Google, dunque, è un monopolista.

La tecnologia è una leva potentissima, in grado di creare, in tempo quasi reale, veri e propri giganti, difficili da contenere da parte degli stessi stati.

La difesa a caldo di Google -l’indomani dell’irrogazione della multa da 2,4 miliardi di euro da parte della Commissione Ue- è duplice: le sue dimensioni e la sua politica favorirebbero la diminuzione dei prezzi e lo stesso progresso tecnologico.

La prima è uno specchietto per le allodole, peraltro spesso invocato dalle stesse autorità comunitarie e nazionali per giustificare la soppressione di limiti alla concorrenza, tali o presunti tali (liberalizzazioni in materia di energia, telecomunicazioni, servizi professionali, etc.). I danni che molte di queste liberalizzazioni hanno creato sono sotto gli occhi di tutti e se per certi servizi il prezzo si è ridotto di qualche punto percentuale, in compenso la qualità è precipitata. Il parametro, quindi, non deve essere mai il solo prezzo, anche se è l’aspetto spesso di maggiore impatto e più facile da sbandierare.

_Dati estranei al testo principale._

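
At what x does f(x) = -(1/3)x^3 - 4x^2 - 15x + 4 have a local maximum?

f'(x) = -x^2 - 8x - 15 = 0 at x = -5, -3.
Second-derivative test with f''(x) = -2x - 8: f''(-5) = 2 > 0 ⇒ local minimum; f''(-3) = -2 < 0 ⇒ local maximum.
Thus f has its local maximum at x = -3, with value 22.

-3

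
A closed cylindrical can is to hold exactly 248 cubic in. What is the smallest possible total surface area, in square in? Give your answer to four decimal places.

218.5155

With radius r and height h, πr²h = 248 so h = 248/(πr²), and S(r) = 2πr² + 2πrh = 2πr² + 2·248/r.
S'(r) = 4πr − 2·248/r² = 0 ⇒ r³ = 248/(2π), so r ≈ 3.4048 and h = 2r ≈ 6.8096.
S''(r) = 4π + 4·248/r³ > 0, so this is the minimum; S ≈ 218.5155.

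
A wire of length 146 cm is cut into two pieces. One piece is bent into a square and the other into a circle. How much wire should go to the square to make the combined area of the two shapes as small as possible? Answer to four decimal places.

81.7745

Let x be the length used for the square. Square side x/4; circle radius (146−x)/(2π).
A(x) = (x/4)² + π·((146−x)/(2π))² = x²/16 + (146−x)²/(4π) for 0 ≤ x ≤ 146. A'(x) = x/8 − (146−x)/(2π) = 0 gives x = 4·146/(π+4) ≈ 81.7745.
A'' = 1/8 + 1/(2π) > 0, so this gives the minimum combined area; x ≈ 81.7745 cm to the square.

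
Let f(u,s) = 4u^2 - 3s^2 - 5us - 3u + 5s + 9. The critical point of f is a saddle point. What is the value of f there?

∂f/∂u = 8u - 5s - 3 = 0 and ∂f/∂s = -5u - 6s + 5 = 0, so (u, s) = (43/73, 25/73).
The Hessian has f_{uu} = 8, f_{ss} = -6, f_{us} = -5, giving D = -73 < 0, so the point is a saddle point.
f(43/73, 25/73) = 655/73.

655/73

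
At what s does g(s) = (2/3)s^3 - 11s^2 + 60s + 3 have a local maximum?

Critical points: g'(s) = 2s^2 - 22s + 60 vanishes at s = 5, 6.
Second-derivative test with g''(s) = 4s - 22: g''(5) = -2 < 0 ⇒ local maximum; g''(6) = 2 > 0 ⇒ local minimum.
The local maximum is g(5) = 334/3.

5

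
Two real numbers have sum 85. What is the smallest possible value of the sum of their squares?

7225/2

With a + b = 85, a^2 + b^2 = a^2 + (85 − a)^2.
The derivative 2a − 2(85 − a) = 4a − 170 vanishes at a = 85/2; second derivative 4 > 0, a minimum.
The minimum is 2·(85/2)^2 = 7225/2.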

Sul progresso tecnologico, forse la questione è più complessa.

Google dice che  -grazie a lui- startup quali Airbnb, Snapchat e altre hanno potuto affermarsi in poco tempo pur non essendo dotate di una loro struttura; senza Google, sarebbero rimaste fuori dal mercato.

La tesi è suggestiva ma infondata.

In primo luogo, la questione dell’accesso ai servizi del monopolista è gestibile normativamente.

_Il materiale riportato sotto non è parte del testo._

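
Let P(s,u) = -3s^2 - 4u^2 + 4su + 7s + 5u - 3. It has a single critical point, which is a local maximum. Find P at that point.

315/32

∂P/∂s = -6s + 4u + 7 = 0 and ∂P/∂u = 4s - 8u + 5 = 0, so (s, u) = (19/8, 29/16).
The Hessian has P_{ss} = -6, P_{uu} = -8, P_{su} = 4, giving D = 32 > 0 with P_{ss} < 0, so the point is a local maximum.
P(19/8, 29/16) = 315/32.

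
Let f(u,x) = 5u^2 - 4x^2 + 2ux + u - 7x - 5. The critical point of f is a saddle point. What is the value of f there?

∂f/∂u = 10u + 2x + 1 = 0 and ∂f/∂x = 2u - 8x - 7 = 0, so (u, x) = (1/14, -6/7).
The Hessian has f_{uu} = 10, f_{xx} = -8, f_{ux} = 2, giving D = -84 < 0, so the point is a saddle point.
f(1/14, -6/7) = -55/28.

-55/28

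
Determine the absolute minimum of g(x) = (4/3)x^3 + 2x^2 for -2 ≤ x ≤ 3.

g'(x) = 4x^2 + 4x, which vanishes at x = -1 and x = 0.
Compare values at every candidate in [-2, 3]: g(-2) = -8/3; g(-1) = 2/3; g(0) = 0; g(3) = 54.
So the minimum is g(-2) = -8/3.

-8/3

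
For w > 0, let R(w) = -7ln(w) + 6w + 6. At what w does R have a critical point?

7/6

R'(w) = -7/w + 6 = 0 gives w = 7/6.
R''(w) = 7/w², which is positive for w > 0, so this is a local minimum.
R(7/6) = -7·ln(7/6) + 7 + 6 ≈ 11.9209.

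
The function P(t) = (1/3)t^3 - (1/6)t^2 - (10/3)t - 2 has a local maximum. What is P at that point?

P'(t) = t^2 - (1/3)t - 10/3 = 0 at t = -5/3, 2.
P''(t) = 2t - 1/3. P''(-5/3) = -11/3 < 0 ⇒ local maximum; P''(2) = 11/3 > 0 ⇒ local minimum.
So the local maximum value is P(-5/3) = 251/162.

251/162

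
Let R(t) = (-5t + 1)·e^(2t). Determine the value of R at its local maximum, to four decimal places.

By the product rule, R'(t) = (-10t - 3)·e^(2t). Since e^(2t) > 0, the only critical point is t = -3/10.
R''(-3/10) has the same sign as -10 < 0, so this is a local maximum.
R(-3/10) = (5/2)·e^(-3/5) ≈ 1.3720.

1.3720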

In secondo luogo, molti sono i modi di finanziare una startup, dagli incubatori, al private equity, al crowdfunding …. Il finanziamento di startup non può essere, dunque, un motivo sufficiente per legittimare un monopolio.

Considerato che il provvedimento era atteso da tempo, la debolezza degli argomenti a difesa la dice lunga sulla sostanziale consapevolezza di Google: forse  -brava com’è a fare algoritmi- aveva già calcolato quanto avrebbe direttamente e indirettamente guadagnato, anche al netto della probabile multa UE: è il mercato monopolistico, bellezza!